On Ashtami, some of us planned to visit various Pooja Pandals. We visited 4 different Durga-Pooja pandals in Sector 62, 61, 26 and 50. This Photo Journey shares some of the mobile clicks from these pandals. So let's check some interesting stuff from these Pooja Pandals...
Above photograph was clicked in Sector 50 pandal, which was most beautiful pandal we visited yesterday.
Durga Puja includes the worship of Shiva, who is Durga's consort (Durga is an aspect of Goddess Parvati), in addition to Lakshmi, Saraswati with Ganesha and Kartikeya, who are considered to be Durga's children. Please see above photograph and you will notice all of these in the photograph. Worship of mother nature is done, through nine types of plant (called 'Kala Bou'), including a plantain (banana) tree, which represent nine divine forms of Goddess Durga. Modern traditions have come to include the display of decorated pandals and artistically depicted idols (murti) of Durga, exchange of Vijaya greetings and publication of Puja Annuals.
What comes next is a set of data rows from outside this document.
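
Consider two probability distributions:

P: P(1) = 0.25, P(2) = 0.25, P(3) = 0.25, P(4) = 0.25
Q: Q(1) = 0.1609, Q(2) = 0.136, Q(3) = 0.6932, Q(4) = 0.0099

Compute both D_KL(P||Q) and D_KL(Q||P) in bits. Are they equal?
D_KL(P||Q) = 1.1753 bits, D_KL(Q||P) = 0.7521 bits. No, they are not equal.

D_KL(P||Q) = Σ P(x) log₂(P(x)/Q(x))

Computing term by term:
  P(1)·log₂(P(1)/Q(1)) = 0.25·log₂(0.25/0.1609) = 0.15894
  P(2)·log₂(P(2)/Q(2)) = 0.25·log₂(0.25/0.136) = 0.21958
  P(3)·log₂(P(3)/Q(3)) = 0.25·log₂(0.25/0.6932) = -0.36784
  P(4)·log₂(P(4)/Q(4)) = 0.25·log₂(0.25/0.0099) = 1.16459

D_KL(P||Q) = 0.15894 + 0.21958 - 0.36784 + 1.16459 = 1.17527 ≈ 1.1753 bits

D_KL(Q||P) = Σ Q(x) log₂(Q(x)/P(x))

Computing term by term:
  Q(1)·log₂(Q(1)/P(1)) = 0.1609·log₂(0.1609/0.25) = -0.10229
  Q(2)·log₂(Q(2)/P(2)) = 0.136·log₂(0.136/0.25) = -0.11945
  Q(3)·log₂(Q(3)/P(3)) = 0.6932·log₂(0.6932/0.25) = 1.01994
  Q(4)·log₂(Q(4)/P(4)) = 0.0099·log₂(0.0099/0.25) = -0.04612

D_KL(Q||P) = -0.10229 - 0.11945 + 1.01994 - 0.04612 = 0.75208 ≈ 0.7521 bits

These are NOT equal (difference: 0.4232 bits). KL divergence is asymmetric: D_KL(P||Q) ≠ D_KL(Q||P) in general.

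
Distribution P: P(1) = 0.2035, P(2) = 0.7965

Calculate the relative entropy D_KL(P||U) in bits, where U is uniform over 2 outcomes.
0.2711 bits

U(i) = 1/2 for all i

D_KL(P||U) = Σ P(x) log₂(P(x) / (1/2))
           = Σ P(x) log₂(P(x)) + log₂(2)
           = log₂(2) - H(P)

H(P) = -Σ P(x) log₂(P(x)):
  -P(1)·log₂(P(1)) = -(0.2035)·log₂(0.2035) = 0.46742
  -P(2)·log₂(P(2)) = -(0.7965)·log₂(0.7965) = 0.26145
H(P) = 0.46742 + 0.26145 = 0.72887 bits

log₂(2) = 1.00000 bits

D_KL(P||U) = 1.00000 - 0.72887 = 0.27113 ≈ 0.2711 bits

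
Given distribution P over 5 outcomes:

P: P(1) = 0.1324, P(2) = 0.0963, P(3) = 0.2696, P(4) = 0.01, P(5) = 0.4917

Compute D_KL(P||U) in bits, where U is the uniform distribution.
0.5307 bits

U(i) = 1/5 for all i

D_KL(P||U) = Σ P(x) log₂(P(x) / (1/5))
           = Σ P(x) log₂(P(x)) + log₂(5)
           = log₂(5) - H(P)

H(P) = -Σ P(x) log₂(P(x)):
  -P(1)·log₂(P(1)) = -(0.1324)·log₂(0.1324) = 0.38621
  -P(2)·log₂(P(2)) = -(0.0963)·log₂(0.0963) = 0.32514
  -P(3)·log₂(P(3)) = -(0.2696)·log₂(0.2696) = 0.50984
  -P(4)·log₂(P(4)) = -(0.01)·log₂(0.01) = 0.06644
  -P(5)·log₂(P(5)) = -(0.4917)·log₂(0.4917) = 0.50357
H(P) = 0.38621 + 0.32514 + 0.50984 + 0.06644 + 0.50357 = 1.79120 bits

log₂(5) = 2.32193 bits

D_KL(P||U) = 2.32193 - 1.79120 = 0.53073 ≈ 0.5307 bits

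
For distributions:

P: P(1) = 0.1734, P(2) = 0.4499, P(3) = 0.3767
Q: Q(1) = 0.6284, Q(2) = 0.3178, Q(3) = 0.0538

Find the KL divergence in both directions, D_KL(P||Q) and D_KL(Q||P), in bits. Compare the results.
D_KL(P||Q) = 0.9612 bits, D_KL(Q||P) = 0.8569 bits. D_KL(P||Q) is larger than D_KL(Q||P) by 0.1043 bits; the two directions differ.

D_KL(P||Q) = Σ P(x) log₂(P(x)/Q(x))

Computing term by term:
  P(1)·log₂(P(1)/Q(1)) = 0.1734·log₂(0.1734/0.6284) = -0.32210
  P(2)·log₂(P(2)/Q(2)) = 0.4499·log₂(0.4499/0.3178) = 0.22562
  P(3)·log₂(P(3)/Q(3)) = 0.3767·log₂(0.3767/0.0538) = 1.05767

D_KL(P||Q) = -0.32210 + 0.22562 + 1.05767 = 0.96119 ≈ 0.9612 bits

D_KL(Q||P) = Σ Q(x) log₂(Q(x)/P(x))

Computing term by term:
  Q(1)·log₂(Q(1)/P(1)) = 0.6284·log₂(0.6284/0.1734) = 1.16730
  Q(2)·log₂(Q(2)/P(2)) = 0.3178·log₂(0.3178/0.4499) = -0.15937
  Q(3)·log₂(Q(3)/P(3)) = 0.0538·log₂(0.0538/0.3767) = -0.15106

D_KL(Q||P) = 1.16730 - 0.15937 - 0.15106 = 0.85687 ≈ 0.8569 bits

These are NOT equal (difference: 0.1043 bits). KL divergence is asymmetric: D_KL(P||Q) ≠ D_KL(Q||P) in general.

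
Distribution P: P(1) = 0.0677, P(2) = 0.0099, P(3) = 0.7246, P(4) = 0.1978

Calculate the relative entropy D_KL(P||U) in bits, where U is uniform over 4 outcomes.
0.8719 bits

U(i) = 1/4 for all i

D_KL(P||U) = Σ P(x) log₂(P(x) / (1/4))
           = Σ P(x) log₂(P(x)) + log₂(4)
           = log₂(4) - H(P)

H(P) = -Σ P(x) log₂(P(x)):
  -P(1)·log₂(P(1)) = -(0.0677)·log₂(0.0677) = 0.26299
  -P(2)·log₂(P(2)) = -(0.0099)·log₂(0.0099) = 0.06592
  -P(3)·log₂(P(3)) = -(0.7246)·log₂(0.7246) = 0.33675
  -P(4)·log₂(P(4)) = -(0.1978)·log₂(0.1978) = 0.46243
H(P) = 0.26299 + 0.06592 + 0.33675 + 0.46243 = 1.12809 bits

log₂(4) = 2.00000 bits

D_KL(P||U) = 2.00000 - 1.12809 = 0.87191 ≈ 0.8719 bits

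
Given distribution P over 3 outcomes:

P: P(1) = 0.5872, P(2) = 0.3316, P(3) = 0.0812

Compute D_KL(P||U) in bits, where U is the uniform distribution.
0.3117 bits

U(i) = 1/3 for all i

D_KL(P||U) = Σ P(x) log₂(P(x) / (1/3))
           = Σ P(x) log₂(P(x)) + log₂(3)
           = log₂(3) - H(P)

H(P) = -Σ P(x) log₂(P(x)):
  -P(1)·log₂(P(1)) = -(0.5872)·log₂(0.5872) = 0.45101
  -P(2)·log₂(P(2)) = -(0.3316)·log₂(0.3316) = 0.52807
  -P(3)·log₂(P(3)) = -(0.0812)·log₂(0.0812) = 0.29414
H(P) = 0.45101 + 0.52807 + 0.29414 = 1.27322 bits

log₂(3) = 1.58496 bits

D_KL(P||U) = 1.58496 - 1.27322 = 0.31174 ≈ 0.3117 bits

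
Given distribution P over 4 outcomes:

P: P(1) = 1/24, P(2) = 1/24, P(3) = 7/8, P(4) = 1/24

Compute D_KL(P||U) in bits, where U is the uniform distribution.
1.2583 bits

U(i) = 1/4 for all i

D_KL(P||U) = Σ P(x) log₂(P(x) / (1/4))
           = Σ P(x) log₂(P(x)) + log₂(4)
           = log₂(4) - H(P)

H(P) = -Σ P(x) log₂(P(x)):
  -P(1)·log₂(P(1)) = -(1/24)·log₂(1/24) = 0.19104
  -P(2)·log₂(P(2)) = -(1/24)·log₂(1/24) = 0.19104
  -P(3)·log₂(P(3)) = -(7/8)·log₂(7/8) = 0.16856
  -P(4)·log₂(P(4)) = -(1/24)·log₂(1/24) = 0.19104
H(P) = 0.19104 + 0.19104 + 0.16856 + 0.19104 = 0.74168 bits

log₂(4) = 2.00000 bits

D_KL(P||U) = 2.00000 - 0.74168 = 1.25832 ≈ 1.2583 bits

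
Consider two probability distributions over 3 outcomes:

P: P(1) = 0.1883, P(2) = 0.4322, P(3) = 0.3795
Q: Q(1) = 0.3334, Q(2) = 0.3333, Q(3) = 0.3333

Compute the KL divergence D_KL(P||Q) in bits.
0.0779 bits

D_KL(P||Q) = Σ P(x) log₂(P(x)/Q(x))

Computing term by term:
  P(1)·log₂(P(1)/Q(1)) = 0.1883·log₂(0.1883/0.3334) = -0.15520
  P(2)·log₂(P(2)/Q(2)) = 0.4322·log₂(0.4322/0.3333) = 0.16202
  P(3)·log₂(P(3)/Q(3)) = 0.3795·log₂(0.3795/0.3333) = 0.07107

D_KL(P||Q) = -0.15520 + 0.16202 + 0.07107 = 0.07789 ≈ 0.0779 bits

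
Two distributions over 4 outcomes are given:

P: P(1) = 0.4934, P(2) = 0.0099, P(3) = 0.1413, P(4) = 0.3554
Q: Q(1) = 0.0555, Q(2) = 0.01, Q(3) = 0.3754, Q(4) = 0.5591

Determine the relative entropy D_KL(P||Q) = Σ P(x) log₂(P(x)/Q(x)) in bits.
1.1237 bits

D_KL(P||Q) = Σ P(x) log₂(P(x)/Q(x))

Computing term by term:
  P(1)·log₂(P(1)/Q(1)) = 0.4934·log₂(0.4934/0.0555) = 1.55529
  P(2)·log₂(P(2)/Q(2)) = 0.0099·log₂(0.0099/0.01) = -0.00014
  P(3)·log₂(P(3)/Q(3)) = 0.1413·log₂(0.1413/0.3754) = -0.19919
  P(4)·log₂(P(4)/Q(4)) = 0.3554·log₂(0.3554/0.5591) = -0.23231

D_KL(P||Q) = 1.55529 - 0.00014 - 0.19919 - 0.23231 = 1.12365 ≈ 1.1237 bits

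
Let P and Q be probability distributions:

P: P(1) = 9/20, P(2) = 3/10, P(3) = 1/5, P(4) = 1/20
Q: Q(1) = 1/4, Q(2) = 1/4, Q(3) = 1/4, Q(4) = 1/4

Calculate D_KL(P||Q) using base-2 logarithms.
0.2800 bits

D_KL(P||Q) = Σ P(x) log₂(P(x)/Q(x))

Computing term by term:
  P(1)·log₂(P(1)/Q(1)) = (9/20)·log₂((9/20)/(1/4)) = 0.38160
  P(2)·log₂(P(2)/Q(2)) = (3/10)·log₂((3/10)/(1/4)) = 0.07891
  P(3)·log₂(P(3)/Q(3)) = (1/5)·log₂((1/5)/(1/4)) = -0.06439
  P(4)·log₂(P(4)/Q(4)) = (1/20)·log₂((1/20)/(1/4)) = -0.11610

D_KL(P||Q) = 0.38160 + 0.07891 - 0.06439 - 0.11610 = 0.28002 ≈ 0.2800 bits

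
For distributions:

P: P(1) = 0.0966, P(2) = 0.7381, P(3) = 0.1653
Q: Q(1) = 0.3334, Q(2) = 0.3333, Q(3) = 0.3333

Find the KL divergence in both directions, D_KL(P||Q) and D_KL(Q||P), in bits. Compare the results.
D_KL(P||Q) = 0.5067 bits, D_KL(Q||P) = 0.5508 bits. D_KL(Q||P) is larger than D_KL(P||Q) by 0.0441 bits; the two directions differ.

D_KL(P||Q) = Σ P(x) log₂(P(x)/Q(x))

Computing term by term:
  P(1)·log₂(P(1)/Q(1)) = 0.0966·log₂(0.0966/0.3334) = -0.17264
  P(2)·log₂(P(2)/Q(2)) = 0.7381·log₂(0.7381/0.3333) = 0.84660
  P(3)·log₂(P(3)/Q(3)) = 0.1653·log₂(0.1653/0.3333) = -0.16724

D_KL(P||Q) = -0.17264 + 0.84660 - 0.16724 = 0.50672 ≈ 0.5067 bits

D_KL(Q||P) = Σ Q(x) log₂(Q(x)/P(x))

Computing term by term:
  Q(1)·log₂(Q(1)/P(1)) = 0.3334·log₂(0.3334/0.0966) = 0.59584
  Q(2)·log₂(Q(2)/P(2)) = 0.3333·log₂(0.3333/0.7381) = -0.38229
  Q(3)·log₂(Q(3)/P(3)) = 0.3333·log₂(0.3333/0.1653) = 0.33721

D_KL(Q||P) = 0.59584 - 0.38229 + 0.33721 = 0.55076 ≈ 0.5508 bits

These are NOT equal (difference: 0.0441 bits). KL divergence is asymmetric: D_KL(P||Q) ≠ D_KL(Q||P) in general.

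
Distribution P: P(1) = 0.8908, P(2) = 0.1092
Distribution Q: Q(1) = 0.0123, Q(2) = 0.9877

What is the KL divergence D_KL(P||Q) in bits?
5.1568 bits

D_KL(P||Q) = Σ P(x) log₂(P(x)/Q(x))

Computing term by term:
  P(1)·log₂(P(1)/Q(1)) = 0.8908·log₂(0.8908/0.0123) = 5.50369
  P(2)·log₂(P(2)/Q(2)) = 0.1092·log₂(0.1092/0.9877) = -0.34694

D_KL(P||Q) = 5.50369 - 0.34694 = 5.15675 ≈ 5.1568 bits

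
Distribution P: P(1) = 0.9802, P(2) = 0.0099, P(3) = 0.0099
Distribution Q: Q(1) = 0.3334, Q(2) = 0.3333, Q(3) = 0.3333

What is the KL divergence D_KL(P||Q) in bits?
1.4246 bits

D_KL(P||Q) = Σ P(x) log₂(P(x)/Q(x))

Computing term by term:
  P(1)·log₂(P(1)/Q(1)) = 0.9802·log₂(0.9802/0.3334) = 1.52502
  P(2)·log₂(P(2)/Q(2)) = 0.0099·log₂(0.0099/0.3333) = -0.05023
  P(3)·log₂(P(3)/Q(3)) = 0.0099·log₂(0.0099/0.3333) = -0.05023

D_KL(P||Q) = 1.52502 - 0.05023 - 0.05023 = 1.42456 ≈ 1.4246 bits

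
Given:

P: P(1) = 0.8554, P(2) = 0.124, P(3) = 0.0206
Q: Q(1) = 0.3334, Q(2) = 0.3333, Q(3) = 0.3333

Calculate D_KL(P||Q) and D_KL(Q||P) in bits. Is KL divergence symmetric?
D_KL(P||Q) = 0.9032 bits, D_KL(Q||P) = 1.3608 bits. No, KL divergence is not symmetric.

D_KL(P||Q) = Σ P(x) log₂(P(x)/Q(x))

Computing term by term:
  P(1)·log₂(P(1)/Q(1)) = 0.8554·log₂(0.8554/0.3334) = 1.16278
  P(2)·log₂(P(2)/Q(2)) = 0.124·log₂(0.124/0.3333) = -0.17688
  P(3)·log₂(P(3)/Q(3)) = 0.0206·log₂(0.0206/0.3333) = -0.08273

D_KL(P||Q) = 1.16278 - 0.17688 - 0.08273 = 0.90317 ≈ 0.9032 bits

D_KL(Q||P) = Σ Q(x) log₂(Q(x)/P(x))

Computing term by term:
  Q(1)·log₂(Q(1)/P(1)) = 0.3334·log₂(0.3334/0.8554) = -0.45321
  Q(2)·log₂(Q(2)/P(2)) = 0.3333·log₂(0.3333/0.124) = 0.47545
  Q(3)·log₂(Q(3)/P(3)) = 0.3333·log₂(0.3333/0.0206) = 1.33857

D_KL(Q||P) = -0.45321 + 0.47545 + 1.33857 = 1.36081 ≈ 1.3608 bits

These are NOT equal (difference: 0.4576 bits). KL divergence is asymmetric: D_KL(P||Q) ≠ D_KL(Q||P) in general.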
Durga Puja also referred to as Durgotsava is an annual Hindu festival in South Asia that celebrates worship of the Hindu goddess Durga. It refers to all the six days observed as Mahalaya, Shashthi, Maha Saptami, Maha Ashtami, Maha Navami and Vijayadashami. The dates of Durga Puja celebrations are set according to the traditional Hindu calendar and the fortnight corresponding to the festival is called Devi Paksha ... Devi Paksha is preceded by Mahalaya , the last day of the previous fortnight Pitri Paksha, ‘Fortnight of the Forefathers’, and is ended on Kojagori Lokkhi Puja (‘Worship of Goddess Lakshmi on Kojagori Full Moon Night’).
One of our Bengali friends took us to these places and it was an amazing experience. In all these pandals, there were nice arrangements for entertainment with short performances, music & yummy food stalls. In Sector 26, there were some begali food stalls and it was really great to have Fish rolls & veg snacks. I am not able to recollect right names of the snacks we tried but we really enjoyed most of them.
First we visited Sector-62 Pandal which was near Tot-mall, a small market. Then moved to Sec-61, where we enjoyed some Bengali musical instruments. After a brief round in the pandal and listening to Bengali bands, we moved to Sector-26. At Sector-26 Noida we spent most time and had some Bengali snacks and they were fabulous. Finally moved to Sector 50 Pandal, which was quite intersting with great stuff in snacks. Had some Rabri & Chicken-kababs there...
Here is a photograph of Sector-62 pandal. It was huge and some great performances were going on there. I have also clicked few pics with my DSLR and will share them soon.
The entire process of creation of the idols (murti) from the collection of clay to the ornamentation is a holy process, supervised by rites and other rituals. On the Hindu date of Akshaya Tritiya when the Ratha Yatra is held, clay for the idols is collected from the banks of a river, preferably the Ganges. There is age-old custom of collecting a handful of soil (punya mati) from the nishiddho pallis of Calcutta, literally ‘forbidden territories’, where sex workers live, and adding it to the clay mixture which goes into the making of the Durga idol. After the required rites, the clay is transported from which the idols are fashioned. An important event is 'Chakkhu Daan', literally donation of the eyes. Starting with Devi Durga, the eyes of the idols are painted on Mahalaya or the first day of the Pujas. Before painting on the eyes, the artisans fast for a day and eat only vegetarian food.
Thanks Roy for taking us to all these places and sharing wonderful information about the customs associated with Durga Pooja.